Public health benefits from EMR network at Rhode Island safety-net clinics

Recent flooding in Rhode Island illustrated why public-health officials are excited about the potential EMRs represent to improve disease surveillance and disaster response.

"The public-health authorities in the state immediately recognized that, after the short-term needs of those affected by the flood were addressed, a potential for exacerbation of such chronic illnesses as asthma and acute illness caused by contaminated water or food might occur," Dr. Jerald Fingerut, medical director of Blackstone Valley Community Health Care, a federally qualified health center in Pawtucket, R.I., writes in the Providence Journal.

"Although databases and health-information exchanges that derive their utility from electronic health records are being developed in the state, these potential tools were not ready to provide the information needed by the Department of Health to monitor the immediate post-flood health effects on Rhode Islanders."

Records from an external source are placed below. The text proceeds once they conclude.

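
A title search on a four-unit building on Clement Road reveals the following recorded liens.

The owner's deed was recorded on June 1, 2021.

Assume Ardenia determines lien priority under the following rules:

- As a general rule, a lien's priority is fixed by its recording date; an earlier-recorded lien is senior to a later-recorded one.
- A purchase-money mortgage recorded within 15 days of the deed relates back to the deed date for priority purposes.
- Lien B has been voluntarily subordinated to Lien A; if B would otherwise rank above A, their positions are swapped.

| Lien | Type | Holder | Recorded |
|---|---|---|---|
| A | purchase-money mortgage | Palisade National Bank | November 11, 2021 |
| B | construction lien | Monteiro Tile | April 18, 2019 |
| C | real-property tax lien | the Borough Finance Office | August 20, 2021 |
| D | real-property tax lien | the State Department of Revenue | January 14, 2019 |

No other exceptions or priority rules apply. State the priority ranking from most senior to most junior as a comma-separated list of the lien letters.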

State Health Director David Gifford subsequently issued a request for information about how the department could harness EMR technology in the future. In response, the Rhode Island Health Center Controlled Network, based at the Blackstone Valley clinic, started monitoring its EMR to provide the Department of Health with real-time surveillance of presenting complaints by patients--with all patient-specific identifiers stripped out. It's a function that was built into the network when it launched in 2007.

"Having this infrastructure in place when the recent floods struck Rhode Island provided the added benefit of providing certain surveillance unavailable from any other source in the state. The statewide coverage of network members provided the necessary control on the data, as ZIP codes affected by the disaster could be readily compared with those that were not impacted," Fingerut writes.

"The HCCN was not created to provide a platform for disaster management," he adds. "However, the increasing use of clinical data for routine and emergency care of individuals can now be supplanted with a vehicle allowing for study of the public-health needs of broad segments of the state's population."